In tutto il mondo è la cura dei fragili, dei portatori di handicap, l’attenzione data alle pietre scartate che indica il grado raggiunto da una civiltà, e non le gesta dei forti e dei potenti. “Nessuno ti ha condannata? Neanch’io ti condanno”. Adesso Gesù scrive non più nella polvere o sul selciato, ma nel cuore di quella donna, e la parola che scrive è: futuro. E la donna, di colpo, appartiene al suo futuro, alle persone che amerà, ai sogni che realizzerà. La donna non ha chiesto perdono. Gesù neppure chiede se è pentita. Lui non si interessa di rimorsi. Rimorsi e pentimenti sono cose che ancora ti legano al tuo passato. Invece il perdono di Dio è un atto creativo: apre sentieri, ti rimette sulla strada giusta, inizia percorsi, avvia processi. “Va’ e d’ora in poi non peccare più”: risuonano le sei parole che bastano a cambiare una vita! Gli altri uccidono, lui indica passi; gli altri coprono di pietre, lui insegna sentieri. E ciò che è stato dietro non importa più. Importa il tuo futuro. Il bene possibile domani conta più del male di ieri.

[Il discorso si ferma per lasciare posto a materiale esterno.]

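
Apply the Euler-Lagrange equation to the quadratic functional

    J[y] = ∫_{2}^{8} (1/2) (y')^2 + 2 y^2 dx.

The Lagrangian is L = (1/2) (y')^2 + 2 y^2.
Compute ∂L/∂y = 4y, ∂L/∂y' = y'.
The Euler-Lagrange equation d/dx(∂L/∂y') − ∂L/∂y = 0 reduces to
    y'' − 4 y = 0.
Its general solution is
    y(x) = A e^(2x) + B e^(−2x),
with A, B fixed by the endpoint conditions.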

Dio perdona come un liberatore, non come uno smemorato. Tante persone vivono come in ergastolo interiore, dentro patiboli che hanno elevato a se stessi, schiacciate da sensi di colpa per errori passati, e massacrano l’immagine divina che preme in loro per venire alla luce. Gesù apre le porte delle nostre prigioni, smonta i patiboli su cui spesso trasciniamo noi stessi e gli altri. Dice a quella donna: vai, esci dal tuo passato, vai verso il nuovo, e porta lo stesso amore, lo stesso perdono, a chiunque incontri. Tu non sei l’adultera di questa notte, ma la donna che, che adesso in poi, è capace ancora di amare, e di amare bene. Il Signore Gesù perdona senza condizioni, con un atto di fiducia totale in me: incontrare questo amore senza condizioni, genera amanti senza condizioni. “Neppure io ti condanno”. Il cuore del racconto non è il peccato da condannare o da perdonare; al centro, “là in mezzo”, non c’è il male, ma un Dio più grande del nostro cuore; che non giustifica l’adulterio, non banalizza la colpa, ma riapre il futuro, e da là dove ci eravamo fermati, ci fa ripartire. Il Dio del mare aperto, del grano che matura dolcemente e tenacemente nel sole. Per lui il grano vale più della zizzania. Il bene pesa più del male. La luce è più importante del buio. Un’unica spiga di buon grano conta più di tutte le erbacce del campo.